More sect children reunited with happy parents

By Michelle Roberts

Associated Press

ELDORADO, Texas — Just a fraction of the children taken from a polygamist sect’s ranch remain in foster care after parents traveled this sprawling state to reunite their families.

By Tuesday, 397 children had been returned to their parents, leaving just a few dozen of the roughly 430 to be picked up from far-flung foster care centers. Those reunions were expected to occur Wednesday.

Families began trickling back to the Yearning For Zion Ranch on Tuesday — exactly two months after child welfare authorities and law enforcement first arrived at its battered metal gate looking for a caller to a domestic abuse hot line.


"We’re sure grateful to be home," said Zavenda Young, whose 3-year-old daughter clung to her while her three sons, ages 5 to 9, stood nearby. "They can’t believe it, for sure. Even though we drove all night, they hardly slept."

Willie Jessop, an elder with the Fundamentalist Church of Jesus Christ of Latter Day Saints, didn’t know how many families plan to return to the ranch. He said some were cautious about bringing children back to the 1,700-acre spread they last saw when police clad in body armor raided the ranch’s homes, school and temple, looking for evidence of underage girls pressed into marriage and sex.

"This is the scene of the crime, and the crime is not how they lived. It’s how they were taken out of here," Jessop said.

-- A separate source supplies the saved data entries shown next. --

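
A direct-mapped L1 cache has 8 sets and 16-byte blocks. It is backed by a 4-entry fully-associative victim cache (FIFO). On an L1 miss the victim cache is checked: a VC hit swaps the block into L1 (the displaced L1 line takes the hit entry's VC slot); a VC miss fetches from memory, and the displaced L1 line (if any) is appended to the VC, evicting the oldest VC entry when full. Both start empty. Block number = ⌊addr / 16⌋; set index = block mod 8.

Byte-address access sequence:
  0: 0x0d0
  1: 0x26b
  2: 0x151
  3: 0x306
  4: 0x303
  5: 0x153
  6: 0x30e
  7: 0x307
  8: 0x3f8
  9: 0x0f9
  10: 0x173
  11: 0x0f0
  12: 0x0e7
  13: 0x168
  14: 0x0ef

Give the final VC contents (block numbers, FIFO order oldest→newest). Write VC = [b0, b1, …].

#0 0xd0→b13/s5 MISS; vc=[]
#1 0x26b→b38/s6 MISS; vc=[]
#2 0x151→b21/s5 MISS; vc=[13]
#3 0x306→b48/s0 MISS; vc=[13]
#4 0x303→b48/s0 L1-HIT; vc=[13]
#5 0x153→b21/s5 L1-HIT; vc=[13]
#6 0x30e→b48/s0 L1-HIT; vc=[13]
#7 0x307→b48/s0 L1-HIT; vc=[13]
#8 0x3f8→b63/s7 MISS; vc=[13]
#9 0xf9→b15/s7 MISS; vc=[13,63]
#10 0x173→b23/s7 MISS; vc=[13,63,15]
#11 0xf0→b15/s7 VC-HIT; vc=[13,63,23]
#12 0xe7→b14/s6 MISS; vc=[13,63,23,38]
#13 0x168→b22/s6 MISS; vc=[63,23,38,14]
#14 0xef→b14/s6 VC-HIT; vc=[63,23,38,22]

VC = [63, 23, 38, 22]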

The Texas Supreme Court ruled last week that the state overreached in the massive custody case by taking all children from the ranch when evidence of sexual abuse was limited to a few teenage girls.

Young’s husband, Edson Jessop, said his family intends to stay at the ranch even though it’s unclear what some of his fellow FLDS members will do. "We didn’t build this place to walk away," he said.

Even as families returned to the ranch in Schleicher County, Sheriff David Doran said he believes the raid was handled appropriately and he expects some members to face criminal charges.

"This needed to be done. There was an outcry for help. There were crimes being uncovered. There were victims on the property," he said Tuesday, predicting indictments in the next several months.

The criminal investigation is being conducted by the Texas Attorney General’s Office and Texas Rangers; no charges have been filed.


Parents began picking up their children on Monday after a judge, bowing to the high court’s ruling, signed an order returning the children. One girl whose attorney requested she stay in custody will not leave foster care right away.

At foster facilities in Amarillo, Fort Worth and outside San Antonio, mothers in their now-familiar prairie dresses arrived to retake custody of their children. Most declined to comment to waiting reporters.

Seth Jeffs, the 35-year-old brother of jailed FLDS prophet Warren Jeffs, arrived on Tuesday to pick up three sons, ages 8 to 12, at a boys ranch near Amarillo. He said the boys received good care at the facility.

Asked if they had anything to say, the boys shook their heads. "They’re glad to be going home," their father said.

It was unclear how many families will return to the ranch in Eldorado, nearly 200 miles northwest of San Antonio. After their children were put in foster care in cities across Texas, many parents moved to be near them.

The families are not allowed to leave Texas under the order signed by Judge Barbara Walther, and parents must attend parenting classes and allow children to be examined as part of any abuse investigation.

They are not required to renounce polygamy, though Willie Jessop on Monday said the church would refuse to sanction marriages of any FLDS members who were not of legal age. He insisted the marriages have always been consensual.

The state removed all children from the ranch after an April 3 raid prompted by calls to a domestic abuse hot line that purportedly came from a 16-year-old mother who was being abused by her middle-age husband. The calls are now being investigated as a hoax.


The state agency claimed all the children were at risk because church officials pushed underage girls into marriage and sex. An appeals court and the Supreme Court, however, said the state failed to show any more than five teenage girls had been sexually abused and offered no evidence of abuse of the other children.

The agency plans to continue its investigation.

Walther’s order does not end the separate criminal investigation into possible abuse. Texas authorities last week collected DNA from Warren Jeffs as part of an investigation into underage sex with girls, ages 12 to 15, at the ranch. He has been convicted in Utah as an accomplice to rape and is jail in Arizona awaiting trial on similar charges.

The FLDS, which believes polygamy brings glorification in heaven, is a breakaway sect of the Mormon church, which renounced polygamy more than a century ago.